En cada época hay, como escribió Herta Müller, personas que permanecen o resultan intactas, dañadas y rotas;1 individuos anónimos o cuerpos expuestos a las redenciones, las masacres o las salvaguardas; modos peculiares, plurales o aislados de vociferar o de callarse, de congregarse o de aislarse, de hacer humor, de hacer amor, de perdurar, de pasear, de envejecer y morir, de decirse y desdecirse.

Las épocas pueden no ser más, al fin y al cabo, que esfuerzos desmesurados por percibir los límites de la relación con el mundo y los modos de vivir en él como se pueda o como se quiera –según la buena o mala suerte que se nos asigne o de la que se presuma– en la experiencia de una duración del tiempo que siempre resultará incógnita.

Pero: ¿en manos de quién está la decisión o indecisión de demarcar las fronteras entre aquello ya pasado y lo nuevo? ¿Quiénes se arrogan la potestad de trazar el límite de lo ya ocurrido y aquello por ocurrir? ¿Por qué los intactos gobiernan a destajo y dejan como resultado, la mayoría de las veces, un tendal de dañados y rotos?

Pareciera ser que nadie quisiera sentir en carne propia la experiencia de que todo vuelve a comenzar desde cero, como si el tiempo –la tradición, la historia, el arte, etcétera– nunca dejara de existir y no fuésemos nosotros, los sujetos de una determinada época, sino seres de perpetua y mezquina repetición aprisionados en una partitura ya escrita e inscripta desde siempre.

La demarcación de una época es, así, un torpe conteo de movimientos espasmódicos que dan inicio al ciclo y de una suerte de declive o decadencia o desmoronamiento que señala su irremediable final.

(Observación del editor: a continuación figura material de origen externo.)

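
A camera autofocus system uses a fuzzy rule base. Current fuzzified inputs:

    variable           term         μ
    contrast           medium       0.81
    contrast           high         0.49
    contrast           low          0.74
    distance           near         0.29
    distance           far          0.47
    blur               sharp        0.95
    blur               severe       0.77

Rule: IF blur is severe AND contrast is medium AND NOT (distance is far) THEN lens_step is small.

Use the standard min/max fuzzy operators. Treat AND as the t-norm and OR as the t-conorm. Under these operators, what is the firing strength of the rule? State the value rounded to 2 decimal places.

firing strength: severe=0.77, medium=0.81, ¬far=1−0.47=0.53; AND[min(a, b)] → w = 0.53

0.53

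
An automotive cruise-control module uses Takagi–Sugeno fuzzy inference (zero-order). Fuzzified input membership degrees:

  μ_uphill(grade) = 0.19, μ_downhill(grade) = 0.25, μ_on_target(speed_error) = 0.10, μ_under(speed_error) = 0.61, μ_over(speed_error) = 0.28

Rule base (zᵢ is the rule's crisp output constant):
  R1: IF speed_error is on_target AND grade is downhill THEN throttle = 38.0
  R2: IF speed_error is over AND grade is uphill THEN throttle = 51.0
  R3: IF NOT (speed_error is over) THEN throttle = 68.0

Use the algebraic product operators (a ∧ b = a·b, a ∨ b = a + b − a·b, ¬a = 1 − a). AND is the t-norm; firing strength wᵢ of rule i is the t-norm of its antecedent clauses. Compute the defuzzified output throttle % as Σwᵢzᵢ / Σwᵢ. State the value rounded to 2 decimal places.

65.93

R1 (z=38.0): on_target=0.10, downhill=0.25; AND[a·b] → w = 0.0250
R2 (z=51.0): over=0.28, uphill=0.19; AND[a·b] → w = 0.0532
R3 (z=68.0): ¬over=1−0.28=0.72 → w = 0.7200
Weighted average = (0.0250·38.0 + 0.0532·51.0 + 0.7200·68.0) / (0.0250 + 0.0532 + 0.7200)
  = 52.6232 / 0.7982 = 65.93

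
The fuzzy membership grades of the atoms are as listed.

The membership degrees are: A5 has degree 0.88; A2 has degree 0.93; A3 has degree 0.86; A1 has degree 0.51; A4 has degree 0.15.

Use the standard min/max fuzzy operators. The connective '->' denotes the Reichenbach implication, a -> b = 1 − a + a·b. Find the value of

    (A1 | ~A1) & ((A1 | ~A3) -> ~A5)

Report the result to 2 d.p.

0.51

~A1 = 1 − 0.51 = 0.49
A1 | ~A1 = max(a, b) on (0.51, 0.49) = 0.51
~A3 = 1 − 0.86 = 0.14
A1 | ~A3 = max(a, b) on (0.51, 0.14) = 0.51
~A5 = 1 − 0.88 = 0.12
(A1 | ~A3) -> ~A5  [Reichenbach: 1 − a + a·b] with a=0.51, b=0.12 → 0.55
(A1 | ~A1) & ((A1 | ~A3) -> ~A5) = min(a, b) on (0.51, 0.55) = 0.51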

El filósofo Giorgio Agamben lo escribe del siguiente modo:

En este cómputo mezquino, a menudo de mala fe, se pierde justamente el único e incomparable título de nobleza que nuestro tiempo podría reivindicar legítimamente respecto del pasado: el de ya no querer ser una época histórica. Si existe un rasgo de nuestra sensibilidad que, en efecto, merece sobrevivir, ése es el sentido de impaciencia y casi de náusea que experimentamos ante la perspectiva de que todo recomience desde cero, incluso aunque sea del mejor de los modos.2

La cuestión está en saber, entonces, si existe la capacidad –o la virtud, o la creencia– de encontrar un sentido al mundo y a la existencia, si podemos o no abandonarnos y ahondarnos en él, o si la incapacidad está definida y determinada por su propio sinsentido, más allá de definir con cierta pobreza el estatuto etario de una época.

Si vivir supone saber qué es la vida presente y qué hacer con ella, si habitar un mundo es saber qué es el mundo actual y qué hacer con él, resta saber si es posible alimentarnos de los resabios de otros tiempos, alejarnos de las fronteras estrechas que se nos consignan.